August 18 @ 1:00 pm - 1:50 pm UTC-7

Invited Talks
13:00 – 13:20: Bunch of Wires: An Open and Versatile PHY Standard for Die-to-Die Interconnects
Invited Speakers: Elad Alon, Shahab Ardalan, Boris Murmann, Bapi Vinnakota and Venkata Satya Rao

Chiplet-based designs realize an ASIC product in a collection of dice within a single package. In 2019 at Hot Interconnect, we proposed the idea of a simple parallel, clock-forwarded D2D PHY named Bunch of Wires (BoW), resulting in the first open standard to support both commodity (organic laminate) and advanced packaging technologies. The BoW specification enables cost- and energy-efficient (0.25 – 0.5pJ/bit), high-performance (2-16Gb/s/line) designs across a wide range of process nodes (65nm – 5nm), packages, and use cases (25mm reach, <1e-15 BER), hence enabling significant economies of scale. This paper will review significant aspects of the specification, the flexibility the interface offers for system design, and prototypes as well as ASIC products already being developed around BoW.

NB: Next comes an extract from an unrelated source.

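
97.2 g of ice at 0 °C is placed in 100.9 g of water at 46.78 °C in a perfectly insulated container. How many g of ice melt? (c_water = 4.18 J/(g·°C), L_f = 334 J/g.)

m_melted ≈ 59.1 g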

13:20 – 13:50: Synchronous and Low-Latency Die-to-Die Interface for the IBM z16™ Telum Processor
Invited Speakers: Mike Spear, Dan Dreps, Chad Marquart and Andrew Turner

This talk describes the z16™ on-module die-to-die interface that connects two Telum processors on an 8-2-8 organic dual-chip module. The chip and interface architecture achieves a low power of 0.26 pJ/bit using standard available voltage rails and latency of 370 ps from latch to latch. Both chips are clocked from a single phase-locked loop from the primary chip and have a clock alignment means to allow the chip crossing to be totally synchronous without a forwarded I/O clock lane. The design is single ended with a bit rate of 2.7 Gb/s per lane. The logic and circuits have a small area footprint that allows for scaling below 50-micron C4 bumps if needed. Lane sparing methods are applied in manufacturing and test for the benefit of chip and package yield. Built-in self-test logic is implemented that requires no external probing of any C4 or micro-C4 bumps. The link training is simple with margin determination at module and box test. The circuit approaches are compatible with any current processor CMOS technology.